The Royal Commission into Institutional Responses to Child Sexual Abuse documented clear, ongoing, and unacceptable failures to protect children. We have a responsibility to ensure that our community is equipped to respond to reports of abuse in ways that are restorative for survivors, and that provide justice. The focus needs to be on people. Specifically, it must attend to the people let down because of the institutional failings documented by the Royal Commission.
Five years of courageous testimony resulted in an extensive set of recommendations delivered in December 2017. People like 2015 ACT Local Hero Damien De Marco shared their stories and demanded change. The ACT Government will respond to the Royal Commission in June this year in a way that shows our clear, unambiguous commitment to protecting children, and righting wrongs. The ACT has already opted in to the National Redress Scheme for Survivors.
The Government sought views from the whole community about the changes to criminal justice system on yoursay.act.gov.au. The need to engage with our whole community stems from the view that our response to the Royal Commission reflects a commitment to cultural change, and a demonstration of our core values.

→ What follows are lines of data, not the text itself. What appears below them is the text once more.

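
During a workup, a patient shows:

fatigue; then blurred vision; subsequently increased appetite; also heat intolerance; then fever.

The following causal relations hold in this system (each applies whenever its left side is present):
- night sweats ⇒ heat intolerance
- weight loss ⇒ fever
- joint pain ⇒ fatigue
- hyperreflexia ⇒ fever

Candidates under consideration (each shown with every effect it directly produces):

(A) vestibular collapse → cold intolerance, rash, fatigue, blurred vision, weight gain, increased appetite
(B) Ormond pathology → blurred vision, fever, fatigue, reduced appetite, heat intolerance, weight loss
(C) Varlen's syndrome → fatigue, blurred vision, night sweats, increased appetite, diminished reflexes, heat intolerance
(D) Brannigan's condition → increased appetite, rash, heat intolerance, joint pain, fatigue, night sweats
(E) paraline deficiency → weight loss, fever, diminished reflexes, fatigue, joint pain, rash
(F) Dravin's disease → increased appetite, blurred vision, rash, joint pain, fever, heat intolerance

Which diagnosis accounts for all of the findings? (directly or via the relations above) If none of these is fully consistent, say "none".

F

Testing each hypothesis:
(A) vestibular collapse — fatigue ✓; blurred vision ✓; increased appetite ✓; heat intolerance ✗; fever ✗
(B) Ormond pathology — fatigue ✓; blurred vision ✓; increased appetite ✗; heat intolerance ✓; fever ✓
(C) Varlen's syndrome — does not account for fever
(D) Brannigan's condition — fatigue ✓; blurred vision ✗; increased appetite ✓; heat intolerance ✓; fever ✗
(E) paraline deficiency — fatigue ✓; blurred vision ✗; increased appetite ✗; heat intolerance ✗; fever ✓
(F) Dravin's disease — accounts for every observation (fatigue by joint pain → fatigue)
(F) alone accounts for all the evidence.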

Addressing vulnerability, including the vulnerability that survivors of historic sex abuse experience and the vulnerability of children in institutional settings, is our top priority. Canberra is a progressive city, one that firmly believes in social inclusion. We must ensure that vulnerable people in our city have a voice in Government and institutions, that they are protected from harm, and that they are empowered to seek justice and redress.
The ACT is uniquely placed, as Australia’s first human rights jurisdiction, to take action to prevent abuse and to provide redress and justice for survivors. The Human Rights Act gives us a framework for evaluating the competing rights and interests that were so evident in the Royal Commission’s report.
What we now know from the Royal Commission is that traditional adversarial methods of cross-examination and testing evidence in Court can yield an unfair bias against vulnerable witnesses, including child survivors of sexual abuse. The Royal Commission gave us a roadmap to eliminate that bias, and ensure that the evidence judges and juries consider is presented in a way that aligns with what we know about survivor testimony.
The ACT has long been a leader in adopting survivor-focused criminal laws. The use of pre-recorded evidence by survivors in child sexual assault trials was introduced in 2008, and has since been expanded to all sexual assault and family violence matters. The Royal Commission recommended all jurisdictions should pursue similar measures.
This Government will keep up its momentum to make our court process even more fair, evidence-based, and sensitive to the needs of survivors. But taking responsibility means more than just changing our laws. It means recognising that as a community, we all have a role to play in changing the culture of silence and inaction that the Royal Commission so thoroughly exposed. Engagement by our whole community in the process of responding to the Royal Commission is as important as the changes it will produce.
Gordon Ramsay is the ACT Attorney-General and the Member for Ginninderra.